The town administration has been known for making strides which a bizarre for districts. In the mid-2000s, the village declined to converge with Mimasaka City when municipalities across the nation consolidated, needing to remain economically independent and now it portrays itself as “Japan’s first decision to issue a regional ICO by a local government.”
As per the official declaration of the town citing
“In order to promote the creation of a sustainable region in the future, as a means for small local governments to secure new financing resources and to build up regions through upfront investment, tokens issuance, and the creation of virtual currencies, we will introduce fundraising through an ICO for the first time as a municipality in Japan.”
The funds secured will complete business development, and so on in a joint effort with Nishiawakura Village, and will build up a sustainable community.

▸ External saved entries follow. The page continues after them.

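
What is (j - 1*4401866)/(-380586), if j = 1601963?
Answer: 933301/126862 ≈ 7.3568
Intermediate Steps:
(j - 1*4401866)/(-380586) = (1601963 - 1*4401866)/(-380586) = (1601963 - 4401866)*(-1/380586) = -2799903*(-1/380586) = 933301/126862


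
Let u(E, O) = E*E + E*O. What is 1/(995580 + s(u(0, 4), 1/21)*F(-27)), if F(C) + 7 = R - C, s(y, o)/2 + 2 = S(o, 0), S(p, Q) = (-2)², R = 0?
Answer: 1/995660 ≈ 1.0044e-6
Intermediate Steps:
u(E, O) = E² + E*O
S(p, Q) = 4
s(y, o) = 4 (s(y, o) = -4 + 2*4 = -4 + 8 = 4)
F(C) = -7 - C (F(C) = -7 + (0 - C) = -7 - C)
1/(995580 + s(u(0, 4), 1/21)*F(-27)) = 1/(995580 + 4*(-7 - 1*(-27))) = 1/(995580 + 4*(-7 + 27)) = 1/(995580 + 4*20) = 1/(995580 + 80) = 1/995660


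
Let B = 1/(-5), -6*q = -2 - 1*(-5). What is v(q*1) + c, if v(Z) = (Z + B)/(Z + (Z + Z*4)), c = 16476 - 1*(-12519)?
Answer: 869857/30 ≈ 28995.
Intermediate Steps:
q = -½ (q = -(-2 - 1*(-5))/6 = -(-2 + 5)/6 = -⅙*3 = -½ ≈ -0.50000)
B = -⅕ ≈ -0.20000
c = 28995 (c = 16476 + 12519 = 28995)
v(Z) = (-⅕ + Z)/(6*Z) (v(Z) = (Z - ⅕)/(Z + (Z + Z*4)) = (-⅕ + Z)/(Z + (Z + 4*Z)) = (-⅕ + Z)/(Z + 5*Z) = (-⅕ + Z)/((6*Z)) = (-⅕ + Z)*(1/(6*Z)) = (-⅕ + Z)/(6*Z))
v(q*1) + c = (-1 + 5*(-½*1))/(30*((-½*1))) + 28995 = (-1 + 5*(-½))/(30*(-½)) + 28995 = (1/30)*(-2)*(-1 - 5/2) + 28995 = (1/30)*(-2)*(-7/2) + 28995 = 7/30 + 28995 = 869857/30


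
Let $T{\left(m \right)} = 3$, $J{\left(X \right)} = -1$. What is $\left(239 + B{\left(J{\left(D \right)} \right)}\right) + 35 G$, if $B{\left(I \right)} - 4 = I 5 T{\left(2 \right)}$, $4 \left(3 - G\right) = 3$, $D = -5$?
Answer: $\frac{1227}{4} \approx 306.75$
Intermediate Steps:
$G = \frac{9}{4}$ ($G = 3 - \frac{3}{4} = \frac{9}{4} \approx 2.25$)
$B{\left(I \right)} = 4 + 15 I$ ($B{\left(I \right)} = 4 + I 5 \cdot 3 = 4 + 5 I 3 = 4 + 15 I$)
$\left(239 + B{\left(J{\left(D \right)} \right)}\right) + 35 G = \left(239 + \left(4 + 15 \left(-1\right)\right)\right) + 35 \cdot \frac{9}{4} = \left(239 + \left(4 - 15\right)\right) + \frac{315}{4} = \left(239 - 11\right) + \frac{315}{4} = 228 + \frac{315}{4} = \frac{1227}{4}$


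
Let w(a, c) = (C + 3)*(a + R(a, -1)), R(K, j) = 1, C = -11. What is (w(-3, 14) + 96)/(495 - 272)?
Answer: 112/223 ≈ 0.50224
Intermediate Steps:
w(a, c) = -8 - 8*a (w(a, c) = (-11 + 3)*(a + 1) = -8*(1 + a) = -8 - 8*a)
(w(-3, 14) + 96)/(495 - 272) = ((-8 - 8*(-3)) + 96)/(495 - 272) = ((-8 + 24) + 96)/223 = (16 + 96)*(1/223) = 112*(1/223) = 112/223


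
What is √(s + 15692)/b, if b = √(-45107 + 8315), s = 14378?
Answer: -I*√7682885/3066 ≈ -0.90405*I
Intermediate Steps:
b = 6*I*√1022 (b = √(-36792) = 6*I*√1022 ≈ 191.81*I)
√(s + 15692)/b = √(14378 + 15692)/((6*I*√1022)) = √30070*(-I*√1022/6132) = -I*√7682885/3066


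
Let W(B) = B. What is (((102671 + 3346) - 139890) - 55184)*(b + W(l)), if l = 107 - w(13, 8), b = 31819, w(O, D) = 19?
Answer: -2841541699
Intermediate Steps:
l = 88 (l = 107 - 1*19 = 107 - 19 = 88)
(((102671 + 3346) - 139890) - 55184)*(b + W(l)) = (((102671 + 3346) - 139890) - 55184)*(31819 + 88) = ((106017 - 139890) - 55184)*31907 = (-33873 - 55184)*31907 = -89057*31907 = -2841541699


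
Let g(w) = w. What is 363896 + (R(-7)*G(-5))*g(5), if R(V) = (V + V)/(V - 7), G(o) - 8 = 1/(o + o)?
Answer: 727871/2 ≈ 3.6394e+5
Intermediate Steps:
G(o) = 8 + 1/(2*o) (G(o) = 8 + 1/(o + o) = 8 + 1/(2*o))
R(V) = 2*V/(-7 + V) (R(V) = (2*V)/(-7 + V) = 2*V/(-7 + V))
363896 + (R(-7)*G(-5))*g(5) = 363896 + ((2*(-7)/(-7 - 7))*(8 + (½)/(-5)))*5 = 363896 + ((2*(-7)/(-14))*(8 + (½)*(-⅕)))*5 = 363896 + ((2*(-7)*(-1/14))*(8 - ⅒))*5 = 363896 + (1*(79/10))*5 = 363896 + (79/10)*5 = 363896 + 79/2 = 727871/2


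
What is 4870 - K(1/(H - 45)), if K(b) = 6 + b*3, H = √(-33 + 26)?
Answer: 9883783/2032 + 3*I*√7/2032 ≈ 4864.1 + 0.0039061*I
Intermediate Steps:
H = I*√7 (H = √(-7) = I*√7 ≈ 2.6458*I)
K(b) = 6 + 3*b
4870 - K(1/(H - 45)) = 4870 - (6 + 3/(I*√7 - 45)) = 4870 - (6 + 3/(-45 + I*√7)) = 4870 + (-6 - 3/(-45 + I*√7)) = 4864 - 3/(-45 + I*√7)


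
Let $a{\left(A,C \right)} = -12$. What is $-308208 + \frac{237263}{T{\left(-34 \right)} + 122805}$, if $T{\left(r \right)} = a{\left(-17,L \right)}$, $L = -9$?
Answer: $- \frac{37845547681}{122793} \approx -3.0821 \cdot 10^{5}$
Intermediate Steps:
$T{\left(r \right)} = -12$
$-308208 + \frac{237263}{T{\left(-34 \right)} + 122805} = -308208 + \frac{237263}{-12 + 122805} = -308208 + \frac{237263}{122793} = - \frac{37845547681}{122793}$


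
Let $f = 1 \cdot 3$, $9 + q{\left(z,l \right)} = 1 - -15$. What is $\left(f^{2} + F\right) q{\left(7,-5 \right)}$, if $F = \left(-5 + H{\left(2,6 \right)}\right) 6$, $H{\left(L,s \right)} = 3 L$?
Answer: $105$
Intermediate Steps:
$F = 6$ ($F = \left(-5 + 3 \cdot 2\right) 6 = \left(-5 + 6\right) 6 = 1 \cdot 6 = 6$)
$q{\left(z,l \right)} = 7$ ($q{\left(z,l \right)} = -9 + \left(1 - -15\right) = -9 + \left(1 + 15\right) = -9 + 16 = 7$)
$f = 3$
$\left(f^{2} + F\right) q{\left(7,-5 \right)} = \left(3^{2} + 6\right) 7 = \left(9 + 6\right) 7 = 15 \cdot 7 = 105$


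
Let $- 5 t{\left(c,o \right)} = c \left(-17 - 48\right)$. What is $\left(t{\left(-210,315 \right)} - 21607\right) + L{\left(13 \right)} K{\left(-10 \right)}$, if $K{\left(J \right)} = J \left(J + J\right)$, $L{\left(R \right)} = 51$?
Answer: $-14137$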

The town’s tokens will be called Nishiawakura Coin (NAC) and will be issued by the recently formed Nishiawakura Village Token Economy Association (NVTEA). The NAC coins will convey voting rights which will give the nationals and holders participation rights in decision making relating to local ventures, the town clarified.
“We plan to advance according to the revised fund settlement law…in line with the self-regulation rules on the management and financed by the Japan Virtual Currency Exchange Industry Association,”
as indicated by the declaration. This industry association was built up in April and comprises of 16 government-approved crypto exchanges. The updated fund settlement law became effective in Japan a year ago, legitimizing crypto as a method for payment.